¿Puede una persona que no es cristiana ni creyente tener principios éticos y llevar una vida moralmente ordenada? Esta pregunta no tiene nada de ociosa. A los agnósticos parecerá insultante. Pero en un país como el nuestro en que la mayoría son creyentes y cristianos, precisamente por respeto a la minoría que no lo es, ella requiere de nosotros un intento de respuesta.
Para los cristianos es una especie de mandato del Creador imaginar que cualquier persona puede orientarse al bien, dar un norte honesto a su vida, y procurarlo con la orientación de la ley moral que deduce a través de su razón e interpreta en conciencia. No hay que creer en Jesucristo para darse cuenta que hay que hacer el bien y evitar el mal. Mientras más noble sea el ideal querido, mientras más se luche por él, más fácil se hará conseguirlo a través de las decisiones que lo hacen realidad. La ley moral representa el criterio que orienta la actuación ética de las personas. Ella proviene de la experiencia de los que en el pasado concluyeron que una determinada conducta era buena o mala: no matar, no mentir, respetar al cónyuge ajeno, etc., son normas que una historia de sufrimiento y también de felicidad hizo necesarias.

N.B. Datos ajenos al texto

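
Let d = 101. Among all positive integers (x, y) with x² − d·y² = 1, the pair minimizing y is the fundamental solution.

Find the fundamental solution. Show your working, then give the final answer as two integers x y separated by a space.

√101 → a₀=10, period (20); ℓ=1 odd so k=1
step 0: (10, 1)  from 10·(1,0) + (0,1)
step 1: (201, 20)  from 20·(10,1) + (1,0)
(x₁, y₁) = (201, 20);  201² − 101·20² = 1 ✓

201 20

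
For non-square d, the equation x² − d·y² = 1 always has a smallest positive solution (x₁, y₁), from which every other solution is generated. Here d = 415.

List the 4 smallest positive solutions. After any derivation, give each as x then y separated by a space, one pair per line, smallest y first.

[20; 2,1,2,4,6,…,1,2,40] for √415; ℓ=16 ⇒ convergent index 15
step 0: (20, 1)  from 20·(1,0) + (0,1)
step 1: (41, 2)  from 2·(20,1) + (1,0)
…
step 3: (163, 8)  from 2·(61,3) + (41,2)
…
step 9: (43534, 2137)  from 1·(33939,1666) + (9595,471)
…
step 13: (4730294, 232201)  from 2·(2110961,103623) + (508372,24955)
step 14: (6841255, 335824)  from 1·(4730294,232201) + (2110961,103623)
step 15: (18412804, 903849)  from 2·(6841255,335824) + (4730294,232201)
(x₁, y₁) = (18412804, 903849);  18412804² − 415·903849² = 1 ✓
k=2:  x_2 = 18412804·18412804+415·903849·903849 = 678062702284831,  y_2 = 18412804·903849+903849·18412804 = 33284788965192
k=3:  x_3 = 18412804·678062702284831+415·903849·33284788965192 = 24970071273761872339444,  y_3 = 18412804·33284788965192+903849·678062702284831 = 1225732590794885332887
k=4:  x_4 = 18412804·24970071273761872339444+415·903849·1225732590794885332887 = 919538056459614718055705397121,  y_4 = 18412804·1225732590794885332887+903849·24970071273761872339444 = 45138347901436822389057205104

18412804 903849
678062702284831 33284788965192
24970071273761872339444 1225732590794885332887
919538056459614718055705397121 45138347901436822389057205104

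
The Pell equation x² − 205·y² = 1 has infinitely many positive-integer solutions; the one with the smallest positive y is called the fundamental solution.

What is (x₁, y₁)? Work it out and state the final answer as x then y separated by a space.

39689 2772

d=205: √d = [14; 3,6,1,4,1,6,3,28] (ℓ=8, even), read p_7/q_7
a_0=14:  p_0=14·1+0=14,  q_0=14·0+1=1
…
a_3=1:  p_3=1·272+43=315,  q_3=1·19+3=22
a_4=4:  p_4=4·315+272=1532,  q_4=4·22+19=107
…
a_6=6:  p_6=6·1847+1532=12614,  q_6=6·129+107=881
a_7=3:  p_7=3·12614+1847=39689,  q_7=3·881+129=2772
→ (39689, 2772).  Check: 39689²=1575216721, 205·2772²=1575216720, difference 1.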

Las normas morales dan una indicación fundamental a la acción, pero la vida nunca se repite. Las personas siempre enfrentan situaciones nuevas. No es lo mismo «engañar» para aprovecharse de otros que para salvar a un inocente. No es igual «robar» para acumular que cuando no se tiene con qué alimentar a los hijos. A veces las situaciones son muy complejas. ¿Podrían los políticos dictar una ley que eleve el sueldo mínimo al triple sin generar un descalabro económico y social? Pues bien, las circunstancias concretas del país exigen a la conciencia moral de los legisladores tolerar que se pague a los trabajadores cinco, diez, veinte o setenta veces menos de lo que ganan sus empleadores, por una razón de mal menor. La ley moral sugerirá: «pagar más». La conciencia del legislador debe considerar esta indicación de la ley moral, pero en última instancia ha de resolver conforme a «lo posible». Lo inmoral, en definitiva, es actuar en contra de la propia conciencia; saltarse la ley moral o cumplirla exteriormente, en beneficio propio y perjuicio de los demás.

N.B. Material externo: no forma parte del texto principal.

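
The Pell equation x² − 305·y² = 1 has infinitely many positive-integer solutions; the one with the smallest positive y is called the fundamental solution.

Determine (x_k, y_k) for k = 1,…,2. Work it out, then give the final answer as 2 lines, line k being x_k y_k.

d=305: √d = [17; 2,6,2,34] (ℓ=4, even), read p_3/q_3
a_0=17:  p_0=17·1+0=17,  q_0=17·0+1=1
…
a_2=6:  p_2=6·35+17=227,  q_2=6·2+1=13
a_3=2:  p_3=2·227+35=489,  q_3=2·13+2=28
(x₁, y₁) = (489, 28);  489² − 305·28² = 1 ✓
k=2:  x_2 = 489·489+305·28·28 = 478241,  y_2 = 489·28+28·489 = 27384

489 28
478241 27384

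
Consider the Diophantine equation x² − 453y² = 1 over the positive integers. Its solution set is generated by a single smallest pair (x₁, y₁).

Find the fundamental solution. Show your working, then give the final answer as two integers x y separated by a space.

√453 = [21; 3,1,1,10,14,10,1,1,3,42, …], period ℓ=10 (even) → k=9
step 0: (21, 1)  from 21·(1,0) + (0,1)
step 1: (64, 3)  from 3·(21,1) + (1,0)
…
step 6: (223565, 10504)  from 10·(22199,1043) + (1575,74)
step 7: (245764, 11547)  from 1·(223565,10504) + (22199,1043)
step 8: (469329, 22051)  from 1·(245764,11547) + (223565,10504)
step 9: (1653751, 77700)  from 3·(469329,22051) + (245764,11547)
(x₁, y₁) = (1653751, 77700);  1653751² − 453·77700² = 1 ✓

1653751 77700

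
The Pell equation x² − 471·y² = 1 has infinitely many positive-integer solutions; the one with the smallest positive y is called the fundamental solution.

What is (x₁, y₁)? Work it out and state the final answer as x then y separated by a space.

[21; 1,2,2,1,3,…,2,1,42] for √471; ℓ=14 ⇒ convergent index 13
k=0  a_k=21  p_k/q_k = 21/1
…
k=2  a_k=2  p_k/q_k = 65/3
k=3  a_k=2  p_k/q_k = 152/7
…
k=6  a_k=4  p_k/q_k = 3429/158
…
k=12  a_k=2  p_k/q_k = 5506953/253747
k=13  a_k=1  p_k/q_k = 7838695/361188
(x₁, y₁) = (7838695, 361188);  7838695² − 471·361188² = 1 ✓

7838695 361188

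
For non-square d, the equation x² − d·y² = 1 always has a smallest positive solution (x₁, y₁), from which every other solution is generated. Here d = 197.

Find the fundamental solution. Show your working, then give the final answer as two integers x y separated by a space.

d=197: √d = [14; 28] (ℓ=1, odd), read p_1/q_1
k=0  a_k=14  p_k/q_k = 14/1
k=1  a_k=28  p_k/q_k = 393/28
→ (393, 28).  Check: 393²=154449, 197·28²=154448, difference 1.

393 28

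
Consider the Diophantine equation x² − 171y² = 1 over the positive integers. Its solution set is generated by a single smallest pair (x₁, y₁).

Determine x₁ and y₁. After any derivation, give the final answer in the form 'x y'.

√171 = [13; 13,26, …], period ℓ=2 (even) → k=1
a_0=13:  p_0=13·1+0=13,  q_0=13·0+1=1
a_1=13:  p_1=13·13+1=170,  q_1=13·1+0=13
(x₁, y₁) = (170, 13);  170² − 171·13² = 1 ✓

170 13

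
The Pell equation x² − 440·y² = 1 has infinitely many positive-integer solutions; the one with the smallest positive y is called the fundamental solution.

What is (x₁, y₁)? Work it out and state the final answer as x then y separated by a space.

21 1

√440 = [20; 1,40, …], period ℓ=2 (even) → k=1
a_0=20:  p_0=20·1+0=20,  q_0=20·0+1=1
a_1=1:  p_1=1·20+1=21,  q_1=1·1+0=1
fundamental: x₁=21, y₁=1  (since 441 − 440·1 = 1)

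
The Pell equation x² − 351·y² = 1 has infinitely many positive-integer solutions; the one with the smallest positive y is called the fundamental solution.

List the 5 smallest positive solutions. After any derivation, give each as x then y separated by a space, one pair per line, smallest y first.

62425 3332
7793761249 416000200
973051091875225 51937624966668
121485428812828080001 6484412476672499600
15167455786308534696249625 809578897660623950093332

[18; 1,2,1,3,2,2,2,3,1,2,1,36] for √351; ℓ=12 ⇒ convergent index 11
a_0=18:  p_0=18·1+0=18,  q_0=18·0+1=1
a_1=1:  p_1=1·18+1=19,  q_1=1·1+0=1
a_2=2:  p_2=2·19+18=56,  q_2=2·1+1=3
a_3=1:  p_3=1·56+19=75,  q_3=1·3+1=4
a_4=3:  p_4=3·75+56=281,  q_4=3·4+3=15
…
a_6=2:  p_6=2·637+281=1555,  q_6=2·34+15=83
…
a_8=3:  p_8=3·3747+1555=12796,  q_8=3·200+83=683
a_9=1:  p_9=1·12796+3747=16543,  q_9=1·683+200=883
a_10=2:  p_10=2·16543+12796=45882,  q_10=2·883+683=2449
a_11=1:  p_11=1·45882+16543=62425,  q_11=1·2449+883=3332
fundamental: x₁=62425, y₁=3332  (since 3896880625 − 351·11102224 = 1)
(x_2, y_2) = (62425·62425 + 351·3332·3332, 62425·3332 + 3332·62425) = (7793761249, 416000200)
(x_3, y_3) = (62425·7793761249 + 351·3332·416000200, 62425·416000200 + 3332·7793761249) = (973051091875225, 51937624966668)
(x_4, y_4) = (62425·973051091875225 + 351·3332·51937624966668, 62425·51937624966668 + 3332·973051091875225) = (121485428812828080001, 6484412476672499600)
(x_5, y_5) = (62425·121485428812828080001 + 351·3332·6484412476672499600, 62425·6484412476672499600 + 3332·121485428812828080001) = (15167455786308534696249625, 809578897660623950093332)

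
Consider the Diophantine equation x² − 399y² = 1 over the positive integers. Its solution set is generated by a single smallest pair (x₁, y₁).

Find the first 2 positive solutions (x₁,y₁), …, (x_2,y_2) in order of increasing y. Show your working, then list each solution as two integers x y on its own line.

20 1
799 40

√399 = [19; 1,38, …], period ℓ=2 (even) → k=1
step 0: (19, 1)  from 19·(1,0) + (0,1)
step 1: (20, 1)  from 1·(19,1) + (1,0)
→ (20, 1).  Check: 20²=400, 399·1²=399, difference 1.
(20+1√399)^2 = 799 + 40√399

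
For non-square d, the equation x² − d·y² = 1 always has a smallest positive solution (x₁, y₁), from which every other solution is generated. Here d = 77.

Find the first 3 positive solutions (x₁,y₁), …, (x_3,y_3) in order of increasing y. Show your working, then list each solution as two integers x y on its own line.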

Como cristianos nos vemos obligados a pensar que un no creyente puede conocer cuáles son las normas éticas que guían la vida en sociedad e interpretarlas de acuerdo a lo que su conciencia le señale como bien supremo. Tenemos incluso el derecho de exigírselo. Debemos reconocer, por otra parte, que las etiquetas no salvan. En cuestiones de ética declararse creyente es secundario. Debiera ayudar, pero para caer en la cuenta que lo decisivo entre creyentes y no creyentes, es el amor al prójimo.